AD-Compatible Derivatives

All core thermodynamic functions and saturation adjustment routines propagate dual numbers correctly:

# ∂T/∂e_int at fixed composition
function T_from_e_int(e)
    q_tot, q_liq, q_ice = 0.01, 0.002, 0.0
    TD.air_temperature(params, e, q_tot, q_liq, q_ice)
end

e_int_ref = -7.0e4
dT_de_int = ForwardDiff.derivative(T_from_e_int, e_int_ref)

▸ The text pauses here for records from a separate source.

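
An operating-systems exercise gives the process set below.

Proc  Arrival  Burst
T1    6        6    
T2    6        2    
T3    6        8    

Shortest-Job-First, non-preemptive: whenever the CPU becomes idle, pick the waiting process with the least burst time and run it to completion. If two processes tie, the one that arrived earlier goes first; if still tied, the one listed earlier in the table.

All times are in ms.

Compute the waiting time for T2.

0

Timeline: | idle 0-6 | T2 6-8 | T1 8-14 | T3 14-22 |
Completion: T1=14  T2=8  T3=22
Waiting(T2) = turnaround − burst = 2 − 2 = 0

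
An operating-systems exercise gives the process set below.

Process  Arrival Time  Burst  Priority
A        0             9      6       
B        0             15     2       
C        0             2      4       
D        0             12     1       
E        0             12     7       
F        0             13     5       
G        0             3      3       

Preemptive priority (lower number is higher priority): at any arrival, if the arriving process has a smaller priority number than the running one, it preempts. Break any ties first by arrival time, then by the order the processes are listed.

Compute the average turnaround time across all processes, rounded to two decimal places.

Gantt: | D 0-12 | B 12-27 | G 27-30 | C 30-32 | F 32-45 | A 45-54 | E 54-66 |
Completion: A=54  B=27  C=32  D=12  E=66  F=45  G=30
Turnaround (C−A): A=54  B=27  C=32  D=12  E=66  F=45  G=30
Turnaround times: A=54, B=27, C=32, D=12, E=66, F=45, G=30
Average turnaround = (54+27+32+12+66+45+30) / 7 = 266/7 = 38.00

38.00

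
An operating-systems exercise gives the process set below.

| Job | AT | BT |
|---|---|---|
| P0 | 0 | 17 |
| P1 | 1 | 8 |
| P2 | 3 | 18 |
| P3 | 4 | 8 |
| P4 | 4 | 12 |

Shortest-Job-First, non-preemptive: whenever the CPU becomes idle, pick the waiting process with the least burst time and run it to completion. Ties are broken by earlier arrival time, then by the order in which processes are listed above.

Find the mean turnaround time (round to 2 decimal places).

34.20

Timeline: | P0 0-17 | P1 17-25 | P3 25-33 | P4 33-45 | P2 45-63 |
Completion: P0=17  P1=25  P2=63  P3=33  P4=45
Turnaround times: P0=17, P1=24, P2=60, P3=29, P4=41
Average turnaround = (17+24+60+29+41) / 5 = 171/5 = 34.20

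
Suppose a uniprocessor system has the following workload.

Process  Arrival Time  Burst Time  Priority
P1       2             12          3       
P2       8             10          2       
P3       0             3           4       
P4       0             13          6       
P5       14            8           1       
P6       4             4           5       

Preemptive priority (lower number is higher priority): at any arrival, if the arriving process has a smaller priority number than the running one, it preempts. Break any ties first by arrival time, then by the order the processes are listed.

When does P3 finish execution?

Gantt: | P3 0-2 | P1 2-8 | P2 8-14 | P5 14-22 | P2 22-26 | P1 26-32 | P3 32-33 | P6 33-37 | P4 37-50 |
Completion: P1=32  P2=26  P3=33  P4=50  P5=22  P6=37
Turnaround (C−A): P1=30  P2=18  P3=33  P4=50  P5=8  P6=33

33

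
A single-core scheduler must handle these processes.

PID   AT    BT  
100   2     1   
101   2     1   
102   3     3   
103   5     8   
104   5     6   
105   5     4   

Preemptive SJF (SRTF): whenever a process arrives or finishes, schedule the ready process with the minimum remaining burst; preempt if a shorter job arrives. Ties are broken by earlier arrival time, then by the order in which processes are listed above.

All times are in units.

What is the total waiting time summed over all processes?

Timeline: | idle 0-2 | 100 2-3 | 101 3-4 | 102 4-7 | 105 7-11 | 104 11-17 | 103 17-25 |
Completion: 100=3  101=4  102=7  103=25  104=17  105=11
Waiting = turnaround − burst: 100=0, 101=1, 102=1, 103=12, 104=6, 105=2
Total waiting = 0 + 1 + 1 + 12 + 6 + 2 = 22

22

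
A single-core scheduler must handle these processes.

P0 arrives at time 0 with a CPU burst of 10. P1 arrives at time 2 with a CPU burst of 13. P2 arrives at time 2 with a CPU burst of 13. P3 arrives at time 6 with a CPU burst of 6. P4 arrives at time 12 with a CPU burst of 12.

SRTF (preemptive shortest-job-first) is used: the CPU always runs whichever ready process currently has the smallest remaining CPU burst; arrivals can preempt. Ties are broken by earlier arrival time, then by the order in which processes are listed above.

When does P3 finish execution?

Schedule: | P0 0-10 | P3 10-16 | P4 16-28 | P1 28-41 | P2 41-54 |
Completion: P0=10  P1=41  P2=54  P3=16  P4=28

16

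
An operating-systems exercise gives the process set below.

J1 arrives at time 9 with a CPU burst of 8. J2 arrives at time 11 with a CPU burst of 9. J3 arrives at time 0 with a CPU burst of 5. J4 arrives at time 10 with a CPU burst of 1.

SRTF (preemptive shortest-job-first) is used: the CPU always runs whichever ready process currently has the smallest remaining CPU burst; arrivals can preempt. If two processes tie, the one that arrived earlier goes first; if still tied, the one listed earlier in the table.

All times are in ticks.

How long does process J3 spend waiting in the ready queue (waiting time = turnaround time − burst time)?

0

Gantt: | J3 0-5 | idle 5-9 | J1 9-10 | J4 10-11 | J1 11-18 | J2 18-27 |
Completion: J1=18  J2=27  J3=5  J4=11
Turnaround (C−A): J1=9  J2=16  J3=5  J4=1
Waiting(J3) = turnaround − burst = 5 − 5 = 0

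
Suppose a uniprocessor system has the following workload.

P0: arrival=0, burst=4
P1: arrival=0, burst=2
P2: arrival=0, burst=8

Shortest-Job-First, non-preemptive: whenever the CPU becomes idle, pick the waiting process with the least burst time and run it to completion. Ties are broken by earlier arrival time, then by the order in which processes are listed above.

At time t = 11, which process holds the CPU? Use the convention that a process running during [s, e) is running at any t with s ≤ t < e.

Gantt: | P1 0-2 | P0 2-6 | P2 6-14 |
Completion: P0=6  P1=2  P2=14

P2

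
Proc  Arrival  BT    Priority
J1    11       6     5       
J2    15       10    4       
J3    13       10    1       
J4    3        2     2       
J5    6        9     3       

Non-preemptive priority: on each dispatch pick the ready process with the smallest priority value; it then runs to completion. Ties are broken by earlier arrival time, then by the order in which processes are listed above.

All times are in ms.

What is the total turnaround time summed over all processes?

73

Schedule: | idle 0-3 | J4 3-5 | idle 5-6 | J5 6-15 | J3 15-25 | J2 25-35 | J1 35-41 |
Completion: J1=41  J2=35  J3=25  J4=5  J5=15
Turnaround = completion − arrival: J1=30, J2=20, J3=12, J4=2, J5=9
Total turnaround = 30 + 20 + 12 + 2 + 9 = 73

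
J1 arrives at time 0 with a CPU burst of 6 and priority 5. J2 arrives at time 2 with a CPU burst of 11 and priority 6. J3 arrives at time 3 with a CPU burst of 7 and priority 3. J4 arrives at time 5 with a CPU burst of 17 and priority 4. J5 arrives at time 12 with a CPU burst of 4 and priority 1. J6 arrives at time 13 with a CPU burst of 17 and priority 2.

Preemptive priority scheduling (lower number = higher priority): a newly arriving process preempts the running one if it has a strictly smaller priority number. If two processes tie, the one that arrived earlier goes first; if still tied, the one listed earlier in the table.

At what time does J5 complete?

16

Timeline: | J1 0-3 | J3 3-10 | J4 10-12 | J5 12-16 | J6 16-33 | J4 33-48 | J1 48-51 | J2 51-62 |
Completion: J1=51  J2=62  J3=10  J4=48  J5=16  J6=33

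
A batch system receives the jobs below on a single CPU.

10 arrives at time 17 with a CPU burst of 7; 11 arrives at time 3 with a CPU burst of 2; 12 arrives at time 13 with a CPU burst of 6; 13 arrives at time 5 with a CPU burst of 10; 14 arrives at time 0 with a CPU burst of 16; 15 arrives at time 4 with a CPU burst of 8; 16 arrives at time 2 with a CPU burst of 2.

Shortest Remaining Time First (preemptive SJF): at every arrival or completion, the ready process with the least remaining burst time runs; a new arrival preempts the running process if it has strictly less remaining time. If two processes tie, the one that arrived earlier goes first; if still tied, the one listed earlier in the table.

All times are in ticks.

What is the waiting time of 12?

Schedule: | 14 0-2 | 16 2-4 | 11 4-6 | 15 6-14 | 12 14-20 | 10 20-27 | 13 27-37 | 14 37-51 |
Completion: 10=27  11=6  12=20  13=37  14=51  15=14  16=4
Turnaround (C−A): 10=10  11=3  12=7  13=32  14=51  15=10  16=2
Waiting(12) = turnaround − burst = 7 − 6 = 1

1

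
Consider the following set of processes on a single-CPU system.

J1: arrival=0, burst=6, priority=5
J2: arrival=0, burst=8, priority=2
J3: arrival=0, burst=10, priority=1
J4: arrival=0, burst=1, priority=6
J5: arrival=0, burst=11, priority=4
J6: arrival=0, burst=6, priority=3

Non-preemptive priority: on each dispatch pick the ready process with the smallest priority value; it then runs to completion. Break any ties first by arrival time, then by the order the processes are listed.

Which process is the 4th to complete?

J5

Gantt: | J3 0-10 | J2 10-18 | J6 18-24 | J5 24-35 | J1 35-41 | J4 41-42 |
Completion: J1=41  J2=18  J3=10  J4=42  J5=35  J6=24
Turnaround (C−A): J1=41  J2=18  J3=10  J4=42  J5=35  J6=24
Finish order: J3 → J2 → J6 → J5 → J1 → J4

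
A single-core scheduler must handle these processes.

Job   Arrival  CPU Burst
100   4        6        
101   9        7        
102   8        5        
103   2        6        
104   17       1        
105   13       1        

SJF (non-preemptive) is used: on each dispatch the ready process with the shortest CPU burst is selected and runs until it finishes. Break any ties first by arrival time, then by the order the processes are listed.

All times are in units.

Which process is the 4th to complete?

100

Gantt: | idle 0-2 | 103 2-8 | 102 8-13 | 105 13-14 | 100 14-20 | 104 20-21 | 101 21-28 |
Completion: 100=20  101=28  102=13  103=8  104=21  105=14
Finish order: 103 → 102 → 105 → 100 → 104 → 101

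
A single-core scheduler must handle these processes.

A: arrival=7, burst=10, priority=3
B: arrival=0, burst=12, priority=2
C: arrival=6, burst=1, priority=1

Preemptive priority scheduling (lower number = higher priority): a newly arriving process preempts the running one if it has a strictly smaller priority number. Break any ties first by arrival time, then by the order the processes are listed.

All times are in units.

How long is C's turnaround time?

1

Gantt: | B 0-6 | C 6-7 | B 7-13 | A 13-23 |
Completion: A=23  B=13  C=7
Turnaround(C) = completion − arrival = 7 − 6 = 1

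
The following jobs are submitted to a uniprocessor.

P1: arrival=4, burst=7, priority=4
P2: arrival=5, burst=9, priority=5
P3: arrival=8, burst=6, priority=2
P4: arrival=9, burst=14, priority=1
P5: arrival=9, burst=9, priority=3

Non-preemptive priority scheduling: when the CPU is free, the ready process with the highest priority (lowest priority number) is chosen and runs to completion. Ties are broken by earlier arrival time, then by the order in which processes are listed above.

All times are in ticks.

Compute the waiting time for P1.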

println("∂T/∂e_int = ", dT_de_int, " [K per J/kg]")
∂T/∂e_int = 0.0013701126369598845 [K per J/kg]
Root Solver Compatibility

When using AD through saturation_adjustment, prefer RS.SecantMethod or RS.NewtonsMethod for smooth derivative propagation.

Common Pitfalls

Input Units

  • SI Units: All inputs must be in SI units (kg, m, s, K, Pa, J).
  • Specific Quantities: Energies and humidities are specific (per kg of moist air).

Specific Humidity Definition

  • q_tot, q_liq, q_ice are mass fractions (kg/kg moist air).
  • Ensure q_liq + q_ice <= q_tot. q_vapor is implicitly q_tot - q_liq - q_ice.